Carla Gugino (Watchmen) adopts a Polish accent to play Dr. Vera Gorski, the head of the medical team (which apparently is actually made up of only the good doctor) and as Madame Gorski, the head mistress of the brothel and dance teacher for all the young ladies. She also had to put up with what must have felt like 20 extra pounds of weight on her head with a bizarre bouffant. And, as with her younger co-stars, Gugino's physical assets are played up in Sucker Punch. Saddled with the accent and big hair, Gugino still manages to take a comic book-ish character and make it work better than it has any right to.
The Bottom Line
Sucker Punch's multiple realities involve scenes featuring dragons, red-eyed gigantic samurai warriors, Orcs (which Snyder must have gotten on loan from Peter Jackson's The Hobbit set), Nazi zombies, an aerial force made up of zeppelins, B-25 bombers, and a bunny helicopter thing, as well as a grotesquely fat cook with a collection of knives. Babydoll and her cohorts use video-game inspired moves (I really expected a life/energy meter to pop up on the side of the screen during the battles) to take on all comers in some extremely intense, visually engaging, just plain cool to look at fight sequences. It's definitely not the action of Sucker Punch that lets down viewers.
The trailers are a little misleading, and that's likely been done on purpose.
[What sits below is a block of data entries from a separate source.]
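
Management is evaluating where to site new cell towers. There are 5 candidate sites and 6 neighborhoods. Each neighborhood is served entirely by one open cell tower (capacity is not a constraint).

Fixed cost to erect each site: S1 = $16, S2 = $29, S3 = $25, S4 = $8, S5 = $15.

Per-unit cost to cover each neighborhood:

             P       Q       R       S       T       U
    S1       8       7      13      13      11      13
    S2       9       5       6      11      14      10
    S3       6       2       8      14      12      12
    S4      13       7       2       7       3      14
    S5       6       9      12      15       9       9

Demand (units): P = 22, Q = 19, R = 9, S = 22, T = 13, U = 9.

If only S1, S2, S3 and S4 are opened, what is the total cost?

Each neighborhood is assigned to its cheapest site among the open ones.
{S1, S2, S3, S4}: P→S3 6·22=132, Q→S3 2·19=38, R→S4 2·9=18, S→S4 7·22=154, T→S4 3·13=39, U→S2 10·9=90. Service 471; fixed 78; total 549.

Total cost: 549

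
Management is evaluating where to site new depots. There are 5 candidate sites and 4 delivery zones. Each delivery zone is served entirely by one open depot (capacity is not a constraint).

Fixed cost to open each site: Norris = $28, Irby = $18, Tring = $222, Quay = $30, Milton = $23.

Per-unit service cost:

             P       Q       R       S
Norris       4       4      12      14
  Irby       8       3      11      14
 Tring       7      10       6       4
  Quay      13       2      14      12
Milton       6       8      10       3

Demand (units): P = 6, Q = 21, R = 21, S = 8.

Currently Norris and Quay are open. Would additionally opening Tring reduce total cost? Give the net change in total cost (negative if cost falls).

No — net change +32 (cost rises by 32).

Current service cost with {Norris, Quay}: 414.
Adding Tring: each delivery zone re-picks its cheapest; new service cost 224, saving 190.
Extra fixed cost: 222. Net change = 222 − 190 = 32.
(Totals: 472 → 504.)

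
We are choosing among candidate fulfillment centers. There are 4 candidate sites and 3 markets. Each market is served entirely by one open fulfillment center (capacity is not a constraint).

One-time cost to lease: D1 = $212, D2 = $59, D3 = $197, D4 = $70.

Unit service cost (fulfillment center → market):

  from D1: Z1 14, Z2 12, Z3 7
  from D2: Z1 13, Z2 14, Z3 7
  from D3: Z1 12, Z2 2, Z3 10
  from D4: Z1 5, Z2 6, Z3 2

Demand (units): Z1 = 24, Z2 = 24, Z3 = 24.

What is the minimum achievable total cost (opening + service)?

For any fixed open set, each market goes to its cheapest open site; total = fixed + service.
{D4}: Z1→D4 5·24=120, Z2→D4 6·24=144, Z3→D4 2·24=48. Service 312; fixed 70; total 382.
{D2, D4}: service 312 + fixed 129 = 441
{D3, D4}: service 216 + fixed 267 = 483
{D1, D2, D3, D4}: service 216 + fixed 538 = 754
No other subset beats 382.

Minimum total cost: 382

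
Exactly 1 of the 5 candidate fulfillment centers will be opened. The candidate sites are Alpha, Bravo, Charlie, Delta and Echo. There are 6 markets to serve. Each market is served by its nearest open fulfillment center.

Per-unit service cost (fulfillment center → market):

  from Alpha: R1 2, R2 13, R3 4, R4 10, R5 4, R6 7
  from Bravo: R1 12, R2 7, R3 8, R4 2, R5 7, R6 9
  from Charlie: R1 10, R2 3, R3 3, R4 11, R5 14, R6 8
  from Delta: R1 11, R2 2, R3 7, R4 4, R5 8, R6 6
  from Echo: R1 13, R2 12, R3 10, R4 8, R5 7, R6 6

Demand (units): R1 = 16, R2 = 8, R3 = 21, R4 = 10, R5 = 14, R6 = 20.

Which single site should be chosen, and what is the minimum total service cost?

Choose Alpha only; total service cost 516.

With exactly 1 open, each market uses its cheapest among the chosen.
{Alpha}: R1→Alpha 2·16=32, R2→Alpha 13·8=104, R3→Alpha 4·21=84, R4→Alpha 10·10=100, R5→Alpha 4·14=56, R6→Alpha 7·20=140. Service cost 516.
{Delta}: service cost 611
{Charlie}: service cost 713
Among all 5 size-1 choices, {Alpha} is lowest.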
Had the real plot been laid out in those 30 second teasers, the movie might not have been as appealing to the teenage girls who are part of the target audience. And while the movie appears to be about female empowerment with its five female leads getting the best of orcs, samurai warriors, and much more, there's a mixed message in that the fighting takes place while Babydoll is apparently mesmerizing men with extremely erotic dances (which aren't shown). Am I not understanding something here? Did I miss the message?
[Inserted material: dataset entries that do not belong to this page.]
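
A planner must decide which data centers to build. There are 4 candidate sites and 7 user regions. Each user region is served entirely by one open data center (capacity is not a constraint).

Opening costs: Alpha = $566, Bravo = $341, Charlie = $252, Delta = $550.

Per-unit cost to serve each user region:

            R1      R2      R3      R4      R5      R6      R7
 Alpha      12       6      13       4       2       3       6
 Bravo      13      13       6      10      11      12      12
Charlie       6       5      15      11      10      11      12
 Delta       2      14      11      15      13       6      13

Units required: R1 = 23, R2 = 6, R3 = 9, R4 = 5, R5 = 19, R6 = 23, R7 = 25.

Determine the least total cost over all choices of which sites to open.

For any fixed open set, each user region goes to its cheapest open site; total = fixed + service.
{Alpha}: R1→Alpha 12·23=276, R2→Alpha 6·6=36, R3→Alpha 13·9=117, R4→Alpha 4·5=20, R5→Alpha 2·19=38, R6→Alpha 3·23=69, R7→Alpha 6·25=150. Service 706; fixed 566; total 1272.
{Charlie}: R1→Charlie 6·23=138, R2→Charlie 5·6=30, R3→Charlie 15·9=135, R4→Charlie 11·5=55, R5→Charlie 10·19=190, R6→Charlie 11·23=253, R7→Charlie 12·25=300. Service 1101; fixed 252; total 1353.
{Alpha, Charlie}: service 562 + fixed 818 = 1380
{Alpha, Bravo, Charlie, Delta}: R1→Delta 2·23=46, R2→Charlie 5·6=30, R3→Bravo 6·9=54, R4→Alpha 4·5=20, R5→Alpha 2·19=38, R6→Alpha 3·23=69, R7→Alpha 6·25=150. Service 407; fixed 1709; total 2116.
No other subset beats 1272.

Minimum total cost: 1272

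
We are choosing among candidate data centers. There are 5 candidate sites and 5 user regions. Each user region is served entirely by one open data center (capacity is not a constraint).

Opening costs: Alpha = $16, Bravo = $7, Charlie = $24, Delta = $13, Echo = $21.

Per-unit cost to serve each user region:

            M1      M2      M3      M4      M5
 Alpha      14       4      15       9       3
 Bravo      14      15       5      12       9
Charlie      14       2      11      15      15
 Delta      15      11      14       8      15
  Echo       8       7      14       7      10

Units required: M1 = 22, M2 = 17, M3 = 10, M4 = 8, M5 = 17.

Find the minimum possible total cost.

Minimum total cost: 435

For any fixed open set, each user region goes to its cheapest open site; total = fixed + service.
{Alpha, Bravo, Charlie, Echo}: M1→Echo 8·22=176, M2→Charlie 2·17=34, M3→Bravo 5·10=50, M4→Echo 7·8=56, M5→Alpha 3·17=51. Service 367; fixed 68; total 435.
{Alpha, Bravo, Echo}: M1→Echo 8·22=176, M2→Alpha 4·17=68, M3→Bravo 5·10=50, M4→Echo 7·8=56, M5→Alpha 3·17=51. Service 401; fixed 44; total 445.
{Alpha, Bravo, Charlie, Delta, Echo}: service 367 + fixed 81 = 448
{Bravo}: service 862 + fixed 7 = 869
No other subset beats 435.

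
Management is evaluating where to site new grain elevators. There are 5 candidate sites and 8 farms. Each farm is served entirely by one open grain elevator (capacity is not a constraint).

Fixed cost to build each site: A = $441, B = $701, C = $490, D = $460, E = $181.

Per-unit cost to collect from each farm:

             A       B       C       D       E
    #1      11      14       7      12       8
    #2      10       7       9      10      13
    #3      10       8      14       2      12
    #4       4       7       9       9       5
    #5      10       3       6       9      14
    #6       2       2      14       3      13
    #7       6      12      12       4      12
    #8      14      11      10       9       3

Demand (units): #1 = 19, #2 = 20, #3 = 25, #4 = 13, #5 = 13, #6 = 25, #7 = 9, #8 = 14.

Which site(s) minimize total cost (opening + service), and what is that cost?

Open D and E; minimum total cost 1378.

For any fixed open set, each farm goes to its cheapest open site; total = fixed + service.
{D, E}: #1→E 8·19=152, #2→D 10·20=200, #3→D 2·25=50, #4→E 5·13=65, #5→D 9·13=117, #6→D 3·25=75, #7→D 4·9=36, #8→E 3·14=42. Service 737; fixed 641; total 1378.
{D}: #1→D 12·19=228, #2→D 10·20=200, #3→D 2·25=50, #4→D 9·13=117, #5→D 9·13=117, #6→D 3·25=75, #7→D 4·9=36, #8→D 9·14=126. Service 949; fixed 460; total 1409.
{A, E}: #1→E 8·19=152, #2→A 10·20=200, #3→A 10·25=250, #4→A 4·13=52, #5→A 10·13=130, #6→A 2·25=50, #7→A 6·9=54, #8→E 3·14=42. Service 930; fixed 622; total 1552.
{A, B, C, D, E}: #1→C 7·19=133, #2→B 7·20=140, #3→D 2·25=50, #4→A 4·13=52, #5→B 3·13=39, #6→A 2·25=50, #7→D 4·9=36, #8→E 3·14=42. Service 542; fixed 2273; total 2815.
No other subset beats 1378.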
The girls are able to attempt to obtain items needed to secure their freedom all because Babydoll gyrates and moans and the men pant. I believe calling all the actions that stem from seeing a young girl forced to turn on men by dancing 'female empowerment' can only be done by using the most warped and misguided definition of the term. And because I believed going in that seeing strong females fight against the powers that want to hold them hostage was part of what Sucker Punch was all about, actually watching the method used to propel these women into taking action was a huge letdown. Sexy dancing in erotic outfits? I never believed these hypnotic dance numbers, which are not shown, were acts of defiance, although I'm sure that's the way they're meant to be perceived.
Sucker Punch is a comic book-like fantasy minus a solid plot complete with women in skimpy outfits and creatures lifted off the pages of graphic novels. And for a film that sets out to show the power of women, it too often reinforces stereotypes instead of breaking free of them.
GRADE: C-
Sucker Punch was directed by Zack Snyder and is rated PG-13 for thematic material involving sexuality, violence and combat sequences, and for language.